# Husband cheated 12 years ago



## elr06242000 (Jan 16, 2013)

My husband & I met in 1998. We had our first child in 1999. We got married in 2000. About 10 months after we were married, my husband told me that he wasn't in love with me anymore. He suggested that me & our 2 year old daughter go to my sisters for a few days. I was completely blindsided by this. he kept stating that it was because I didn't show him enough attention. A few days later I heard that he was cheating on me. When I questioned him, he stated that him & this girl just talked, but nothing happened. We were split up for about a week & then we decided to make things work. As the years passed, we worked on our issues, but I always had a gut feeling that he had an affair. That it was more than just talking! He swore to me that nothing happened. Well, the truth always comes out. For me, it wasn't until 12 years later. One of his friends confirmed that the affair did indeed happen. I finally got him to admit to it. He kept saying how sorry he was & how it was the worst mistake of his life. He stated that he didn't tell me the truth b/c he didn't want to hurt me. I love him with all of my heart. We have built a wonderful life together with 2 amazing children. I just don't know how to react to this situation. He lied for 12 years! He states that he has never cheated again, but how am I supposed to believe him? Once a cheater, always a cheater? Will I ever be able to trust him again?


----------



## LetDownNTX (Oct 4, 2012)

Oh gosh! Im sure now you are thinking back over the last 12 years and questioning everything in your marriage? How awful.

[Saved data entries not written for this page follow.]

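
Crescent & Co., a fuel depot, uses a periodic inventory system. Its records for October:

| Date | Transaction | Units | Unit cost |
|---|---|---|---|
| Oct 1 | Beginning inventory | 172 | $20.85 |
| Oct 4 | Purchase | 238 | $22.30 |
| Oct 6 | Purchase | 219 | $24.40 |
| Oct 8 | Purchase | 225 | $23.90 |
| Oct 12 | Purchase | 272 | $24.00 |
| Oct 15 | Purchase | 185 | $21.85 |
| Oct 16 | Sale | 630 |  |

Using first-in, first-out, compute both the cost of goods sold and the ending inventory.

COGS = $14,261.10; ending inventory = $15,923.85

Oct 16, 630 sold [FIFO — oldest first]: 172 @ $20.85 + 238 @ $22.30 + 219 @ $24.40 + 1 @ $23.90 = $14,261.10
Ending inventory: 224 @ $23.90 + 272 @ $24.00 + 185 @ $21.85 = $15,923.85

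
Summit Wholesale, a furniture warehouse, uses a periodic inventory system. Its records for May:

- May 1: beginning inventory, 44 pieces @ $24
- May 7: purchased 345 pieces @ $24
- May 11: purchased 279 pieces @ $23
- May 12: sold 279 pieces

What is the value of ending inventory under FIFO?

Ending inventory = $9,057

May 12, 279 sold [FIFO — oldest first]: 44 @ $24 + 235 @ $24 = $6,696
Ending inventory: 110 @ $24 + 279 @ $23 = $9,057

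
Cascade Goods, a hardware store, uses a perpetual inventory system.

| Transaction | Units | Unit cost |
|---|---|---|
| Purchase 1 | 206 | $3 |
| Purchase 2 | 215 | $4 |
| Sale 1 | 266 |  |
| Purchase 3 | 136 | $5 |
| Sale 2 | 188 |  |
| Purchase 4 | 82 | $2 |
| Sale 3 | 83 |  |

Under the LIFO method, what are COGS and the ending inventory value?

COGS = $2,016; ending inventory = $306

Sale 1 (266) [LIFO — newest first]: 215 @ $4 + 51 @ $3 = $1,013
Sale 2 (188) [LIFO — newest first]: 136 @ $5 + 52 @ $3 = $836
Sale 3 (83) [LIFO — newest first]: 82 @ $2 + 1 @ $3 = $167
Total COGS = $1,013 + $836 + $167 = $2,016
Ending inventory: 102 @ $3 = $306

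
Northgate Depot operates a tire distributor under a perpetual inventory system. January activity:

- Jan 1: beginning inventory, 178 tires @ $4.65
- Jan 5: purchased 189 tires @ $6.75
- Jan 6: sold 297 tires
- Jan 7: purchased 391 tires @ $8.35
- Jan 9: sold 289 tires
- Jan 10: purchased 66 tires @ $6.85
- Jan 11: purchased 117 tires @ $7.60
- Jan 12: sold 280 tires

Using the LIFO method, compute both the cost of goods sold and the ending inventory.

Jan 6, 297 sold [LIFO — newest first]: 189 @ $6.75 + 108 @ $4.65 = $1,777.95
Jan 9, 289 sold [LIFO — newest first]: 289 @ $8.35 = $2,413.15
Jan 12, 280 sold [LIFO — newest first]: 117 @ $7.60 + 66 @ $6.85 + 97 @ $8.35 = $2,151.25
Total COGS = $1,777.95 + $2,413.15 + $2,151.25 = $6,342.35
Ending inventory: 70 @ $4.65 + 5 @ $8.35 = $367.25
Check: goods available $6,709.60 = COGS $6,342.35 + ending $367.25

COGS = $6,342.35; ending inventory = $367.25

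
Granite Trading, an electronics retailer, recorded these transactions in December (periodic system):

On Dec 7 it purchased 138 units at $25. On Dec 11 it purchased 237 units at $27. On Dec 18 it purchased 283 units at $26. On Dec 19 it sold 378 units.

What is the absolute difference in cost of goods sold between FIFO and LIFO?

$4

FIFO COGS: 138 @ $25 + 237 @ $27 + 3 @ $26 = $9,927
LIFO COGS: 283 @ $26 + 95 @ $27 = $9,923
Difference = |$9,927 − $9,923| = $4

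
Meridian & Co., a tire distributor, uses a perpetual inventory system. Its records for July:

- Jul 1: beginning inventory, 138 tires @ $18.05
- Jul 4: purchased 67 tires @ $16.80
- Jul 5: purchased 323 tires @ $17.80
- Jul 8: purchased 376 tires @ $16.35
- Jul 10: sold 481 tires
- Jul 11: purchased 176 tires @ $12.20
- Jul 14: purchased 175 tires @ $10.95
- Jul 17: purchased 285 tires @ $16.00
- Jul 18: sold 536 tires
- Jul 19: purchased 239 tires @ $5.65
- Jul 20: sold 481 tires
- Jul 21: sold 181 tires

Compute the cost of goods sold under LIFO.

Jul 10, 481 sold [LIFO — newest first]: 376 @ $16.35 + 105 @ $17.80 = $8,016.60
Jul 18, 536 sold [LIFO — newest first]: 285 @ $16.00 + 175 @ $10.95 + 76 @ $12.20 = $7,403.45
Jul 20, 481 sold [LIFO — newest first]: 239 @ $5.65 + 100 @ $12.20 + 142 @ $17.80 = $5,097.95
Jul 21, 181 sold [LIFO — newest first]: 76 @ $17.80 + 67 @ $16.80 + 38 @ $18.05 = $3,164.30
Total COGS = $8,016.60 + $7,403.45 + $5,097.95 + $3,164.30 = $23,682.30
Ending inventory: 100 @ $18.05 = $1,805.00
Check: goods available $25,487.30 = COGS $23,682.30 + ending $1,805.00

COGS = $23,682.30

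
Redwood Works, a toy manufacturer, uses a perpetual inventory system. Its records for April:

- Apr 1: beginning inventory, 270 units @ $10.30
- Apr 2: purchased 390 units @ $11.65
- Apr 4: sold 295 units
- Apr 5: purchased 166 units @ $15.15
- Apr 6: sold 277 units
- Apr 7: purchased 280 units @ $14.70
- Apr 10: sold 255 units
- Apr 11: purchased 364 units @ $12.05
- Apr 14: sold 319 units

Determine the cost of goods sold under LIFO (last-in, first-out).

Apr 4, 295 sold [LIFO — newest first]: 295 @ $11.65 = $3,436.75
Apr 6, 277 sold [LIFO — newest first]: 166 @ $15.15 + 95 @ $11.65 + 16 @ $10.30 = $3,786.45
Apr 10, 255 sold [LIFO — newest first]: 255 @ $14.70 = $3,748.50
Apr 14, 319 sold [LIFO — newest first]: 319 @ $12.05 = $3,843.95
Total COGS = $3,436.75 + $3,786.45 + $3,748.50 + $3,843.95 = $14,815.65
Ending inventory: 254 @ $10.30 + 25 @ $14.70 + 45 @ $12.05 = $3,525.95
Check: goods available $18,341.60 = COGS $14,815.65 + ending $3,525.95

COGS = $14,815.65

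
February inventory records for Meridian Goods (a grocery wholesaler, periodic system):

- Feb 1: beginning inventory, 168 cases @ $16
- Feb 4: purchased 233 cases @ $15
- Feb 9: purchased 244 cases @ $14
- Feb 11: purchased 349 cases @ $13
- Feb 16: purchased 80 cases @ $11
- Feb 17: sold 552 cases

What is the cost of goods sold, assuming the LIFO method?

Feb 17, 552 sold [LIFO — newest first]: 80 @ $11 + 349 @ $13 + 123 @ $14 = $7,139
Ending inventory: 168 @ $16 + 233 @ $15 + 121 @ $14 = $7,877

COGS = $7,139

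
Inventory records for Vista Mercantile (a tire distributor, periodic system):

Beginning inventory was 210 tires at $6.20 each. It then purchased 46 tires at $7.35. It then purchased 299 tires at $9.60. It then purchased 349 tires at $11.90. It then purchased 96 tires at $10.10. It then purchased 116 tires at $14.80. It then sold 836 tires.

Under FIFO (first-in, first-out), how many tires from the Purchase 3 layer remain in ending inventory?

68

Sale 1 (836) [FIFO — oldest first]: 210 @ $6.20 + 46 @ $7.35 + 299 @ $9.60 + 281 @ $11.90 = $7,854.40
Ending inventory: 68 @ $11.90 + 96 @ $10.10 + 116 @ $14.80 = $3,495.60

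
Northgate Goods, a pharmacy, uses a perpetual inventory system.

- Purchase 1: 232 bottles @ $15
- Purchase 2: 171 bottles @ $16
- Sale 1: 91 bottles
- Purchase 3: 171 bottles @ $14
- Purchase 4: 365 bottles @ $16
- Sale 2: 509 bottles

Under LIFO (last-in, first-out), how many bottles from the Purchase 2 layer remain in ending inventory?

80

Sale 1 (91) [LIFO — newest first]: 91 @ $16 = $1,456
Sale 2 (509) [LIFO — newest first]: 365 @ $16 + 144 @ $14 = $7,856
Total COGS = $1,456 + $7,856 = $9,312
Ending inventory: 232 @ $15 + 80 @ $16 + 27 @ $14 = $5,138
Check: goods available $14,450 = COGS $9,312 + ending $5,138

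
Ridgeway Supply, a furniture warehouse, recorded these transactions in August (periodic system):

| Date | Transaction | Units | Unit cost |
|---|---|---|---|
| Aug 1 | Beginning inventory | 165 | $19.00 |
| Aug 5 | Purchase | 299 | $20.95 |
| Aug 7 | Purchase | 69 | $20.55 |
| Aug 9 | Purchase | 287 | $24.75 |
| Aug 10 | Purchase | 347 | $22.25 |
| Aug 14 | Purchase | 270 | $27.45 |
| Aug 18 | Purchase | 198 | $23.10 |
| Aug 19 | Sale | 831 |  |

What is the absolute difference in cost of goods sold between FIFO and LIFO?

$1,937.05

FIFO COGS: 165 @ $19.00 + 299 @ $20.95 + 69 @ $20.55 + 287 @ $24.75 + 11 @ $22.25 = $18,165.00
LIFO COGS: 198 @ $23.10 + 270 @ $27.45 + 347 @ $22.25 + 16 @ $24.75 = $20,102.05
Difference = |$18,165.00 − $20,102.05| = $1,937.05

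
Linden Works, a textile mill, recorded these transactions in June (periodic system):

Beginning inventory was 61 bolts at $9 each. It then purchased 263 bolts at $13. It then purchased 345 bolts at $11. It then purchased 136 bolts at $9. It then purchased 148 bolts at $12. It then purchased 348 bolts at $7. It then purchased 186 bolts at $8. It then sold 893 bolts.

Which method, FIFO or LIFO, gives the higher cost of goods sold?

FIFO COGS: 61 @ $9 + 263 @ $13 + 345 @ $11 + 136 @ $9 + 88 @ $12 = $10,043
LIFO COGS: 186 @ $8 + 348 @ $7 + 148 @ $12 + 136 @ $9 + 75 @ $11 = $7,749

FIFO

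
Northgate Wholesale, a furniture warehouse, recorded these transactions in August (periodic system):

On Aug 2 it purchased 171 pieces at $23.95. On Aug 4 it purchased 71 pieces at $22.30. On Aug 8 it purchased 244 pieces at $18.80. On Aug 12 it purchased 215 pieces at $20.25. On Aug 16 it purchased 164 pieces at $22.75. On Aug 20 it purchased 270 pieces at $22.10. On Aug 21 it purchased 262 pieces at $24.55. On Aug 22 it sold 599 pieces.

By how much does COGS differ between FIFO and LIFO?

FIFO COGS: 171 @ $23.95 + 71 @ $22.30 + 244 @ $18.80 + 113 @ $20.25 = $12,554.20
LIFO COGS: 262 @ $24.55 + 270 @ $22.10 + 67 @ $22.75 = $13,923.35
Difference = |$12,554.20 − $13,923.35| = $1,369.15

$1,369.15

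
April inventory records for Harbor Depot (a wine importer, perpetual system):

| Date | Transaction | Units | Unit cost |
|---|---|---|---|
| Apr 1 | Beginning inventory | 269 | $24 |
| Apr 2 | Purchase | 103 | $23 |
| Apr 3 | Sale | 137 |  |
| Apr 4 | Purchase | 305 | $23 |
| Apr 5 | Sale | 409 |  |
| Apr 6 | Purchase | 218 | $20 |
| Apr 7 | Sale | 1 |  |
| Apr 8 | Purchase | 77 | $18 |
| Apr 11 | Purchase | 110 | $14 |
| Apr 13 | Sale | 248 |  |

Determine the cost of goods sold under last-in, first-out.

Apr 3, 137 sold [LIFO — newest first]: 103 @ $23 + 34 @ $24 = $3,185
Apr 5, 409 sold [LIFO — newest first]: 305 @ $23 + 104 @ $24 = $9,511
Apr 7, 1 sold [LIFO — newest first]: 1 @ $20 = $20
Apr 13, 248 sold [LIFO — newest first]: 110 @ $14 + 77 @ $18 + 61 @ $20 = $4,146
Total COGS = $3,185 + $9,511 + $20 + $4,146 = $16,862
Ending inventory: 131 @ $24 + 156 @ $20 = $6,264

COGS = $16,862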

Im sure he would have gone to his grave with it, less for him to have to deal with.

The problem now is ....do you believe he never cheated again? Are there any times when you thought he might have? Do you trust him? Does he show you love and respect? Its all a matter of what you believe your marriage to be at this point.

Now that you know, Im guessing you wont ever have complete trust in him, its like starting over from scratch and it certainly does suck!


----------



## elr06242000 (Jan 16, 2013)

Over the past 12 years, I have had a lot of jealousy issues due to the gut feeling I had about him having an affair. So yes, i have accused him of other things. But I just assumed I was over reacting b/c there wasn't any proof. I have ramdomly checked his e-mails & text messages. I never came across anything. He would have taken it to his grave had his friend kept his mouth shut. One part of me is releived that it came out. Now I can stop accusing him & try to move forward with our marriage. But another part of me thinks "some things are better not known". My heart hurts. He said how sorry he was, but that was it. He doesn't want to talk about it anymore.


----------



## Dad&Hubby (Aug 14, 2012)

1. Don't minimize what you're feeling and more importantly going to feel. He's carried this for 12 years but this is brand new for you (suspicions aside).

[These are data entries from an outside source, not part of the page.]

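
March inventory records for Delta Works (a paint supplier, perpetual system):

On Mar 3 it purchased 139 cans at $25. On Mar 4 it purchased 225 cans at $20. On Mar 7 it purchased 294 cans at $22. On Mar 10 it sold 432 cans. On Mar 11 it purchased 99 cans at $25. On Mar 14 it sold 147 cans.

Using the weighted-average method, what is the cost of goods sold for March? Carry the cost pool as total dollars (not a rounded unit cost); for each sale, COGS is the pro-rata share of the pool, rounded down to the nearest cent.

COGS = $12,845.54

After Mar 3: 139 on hand, pool $3,475.00 (≈ $25.0000 each)
After Mar 4: 364 on hand, pool $7,975.00 (≈ $21.9093 each)
After Mar 7: 658 on hand, pool $14,443.00 (≈ $21.9498 each)
Mar 10, sell 432: 432/658 × $14,443.00 → $9,482.33
After Mar 11: 325 on hand, pool $7,435.67 (≈ $22.8790 each)
Mar 14, sell 147: 147/325 × $7,435.67 → $3,363.21
Total COGS = $9,482.33 + $3,363.21 = $12,845.54
Ending inventory (cost pool remaining) = $4,072.46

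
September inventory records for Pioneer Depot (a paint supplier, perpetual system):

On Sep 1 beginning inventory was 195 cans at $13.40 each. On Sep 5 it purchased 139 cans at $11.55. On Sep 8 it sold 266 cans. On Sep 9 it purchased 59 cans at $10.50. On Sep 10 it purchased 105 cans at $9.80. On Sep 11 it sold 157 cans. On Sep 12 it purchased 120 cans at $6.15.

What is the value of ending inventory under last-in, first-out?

Sep 8, 266 sold [LIFO — newest first]: 139 @ $11.55 + 127 @ $13.40 = $3,307.25
Sep 11, 157 sold [LIFO — newest first]: 105 @ $9.80 + 52 @ $10.50 = $1,575.00
Total COGS = $3,307.25 + $1,575.00 = $4,882.25
Ending inventory: 68 @ $13.40 + 7 @ $10.50 + 120 @ $6.15 = $1,722.70
Check: goods available $6,604.95 = COGS $4,882.25 + ending $1,722.70

Ending inventory = $1,722.70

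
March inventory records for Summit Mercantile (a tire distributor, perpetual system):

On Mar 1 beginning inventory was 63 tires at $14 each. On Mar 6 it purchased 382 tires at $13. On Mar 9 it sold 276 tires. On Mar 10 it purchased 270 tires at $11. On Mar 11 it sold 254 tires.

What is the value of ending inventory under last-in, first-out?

Mar 9, 276 sold [LIFO — newest first]: 276 @ $13 = $3,588
Mar 11, 254 sold [LIFO — newest first]: 254 @ $11 = $2,794
Total COGS = $3,588 + $2,794 = $6,382
Ending inventory: 63 @ $14 + 106 @ $13 + 16 @ $11 = $2,436

Ending inventory = $2,436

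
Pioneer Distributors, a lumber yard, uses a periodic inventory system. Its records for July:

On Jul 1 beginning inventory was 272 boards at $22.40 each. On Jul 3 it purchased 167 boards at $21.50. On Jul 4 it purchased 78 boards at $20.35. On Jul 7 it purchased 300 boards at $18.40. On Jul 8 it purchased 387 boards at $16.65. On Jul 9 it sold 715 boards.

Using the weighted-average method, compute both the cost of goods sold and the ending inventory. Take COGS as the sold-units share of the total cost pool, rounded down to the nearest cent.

COGS = $13,797.68; ending inventory = $9,436.47

Jul 9, sell 715: 715/1204 × $23,234.15 → $13,797.68
Ending inventory (cost pool remaining) = $9,436.47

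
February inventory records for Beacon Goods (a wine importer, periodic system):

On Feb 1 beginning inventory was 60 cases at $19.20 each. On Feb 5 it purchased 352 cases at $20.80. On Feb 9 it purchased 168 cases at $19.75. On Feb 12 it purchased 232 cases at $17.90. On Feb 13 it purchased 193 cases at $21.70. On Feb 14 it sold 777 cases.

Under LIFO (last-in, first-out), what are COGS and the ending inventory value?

COGS = $15,486.10; ending inventory = $4,646.40

Feb 14, 777 sold [LIFO — newest first]: 193 @ $21.70 + 232 @ $17.90 + 168 @ $19.75 + 184 @ $20.80 = $15,486.10
Ending inventory: 60 @ $19.20 + 168 @ $20.80 = $4,646.40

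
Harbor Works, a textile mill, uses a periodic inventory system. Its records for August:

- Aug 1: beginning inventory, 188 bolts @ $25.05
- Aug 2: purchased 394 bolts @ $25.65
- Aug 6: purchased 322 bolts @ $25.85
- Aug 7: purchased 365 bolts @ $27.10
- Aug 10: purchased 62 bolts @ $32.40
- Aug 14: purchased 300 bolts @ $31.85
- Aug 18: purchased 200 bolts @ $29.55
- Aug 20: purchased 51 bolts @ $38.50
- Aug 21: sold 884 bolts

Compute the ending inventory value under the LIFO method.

Aug 21, 884 sold [LIFO — newest first]: 51 @ $38.50 + 200 @ $29.55 + 300 @ $31.85 + 62 @ $32.40 + 271 @ $27.10 = $26,781.40
Ending inventory: 188 @ $25.05 + 394 @ $25.65 + 322 @ $25.85 + 94 @ $27.10 = $25,686.60

Ending inventory = $25,686.60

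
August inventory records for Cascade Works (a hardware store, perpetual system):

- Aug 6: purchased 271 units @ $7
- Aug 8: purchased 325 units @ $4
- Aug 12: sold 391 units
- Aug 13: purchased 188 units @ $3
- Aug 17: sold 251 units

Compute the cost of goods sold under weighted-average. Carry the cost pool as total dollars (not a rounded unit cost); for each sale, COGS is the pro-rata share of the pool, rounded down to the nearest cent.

COGS = $3,159.88

After Aug 6: 271 on hand, pool $1,897.00 (≈ $7.0000 each)
After Aug 8: 596 on hand, pool $3,197.00 (≈ $5.3641 each)
Aug 12, sell 391: 391/596 × $3,197.00 → $2,097.36
After Aug 13: 393 on hand, pool $1,663.64 (≈ $4.2332 each)
Aug 17, sell 251: 251/393 × $1,663.64 → $1,062.52
Total COGS = $2,097.36 + $1,062.52 = $3,159.88
Ending inventory (cost pool remaining) = $601.12
Check: goods available $3,761.00 = COGS $3,159.88 + ending $601.12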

2. Allow yourself to feel the pain, anger and betrayal. You can either deal with this in its entirety now or let it creep into your marriage and have it rear up at different times in different ways for the rest of your marriage. Rug sweeping doesn't mean it's gone, it just means there are bumps under the rug that will make you trip up.

3. Get into counseling. Your husband isn't going to recognize the impact of this and he needs to.


----------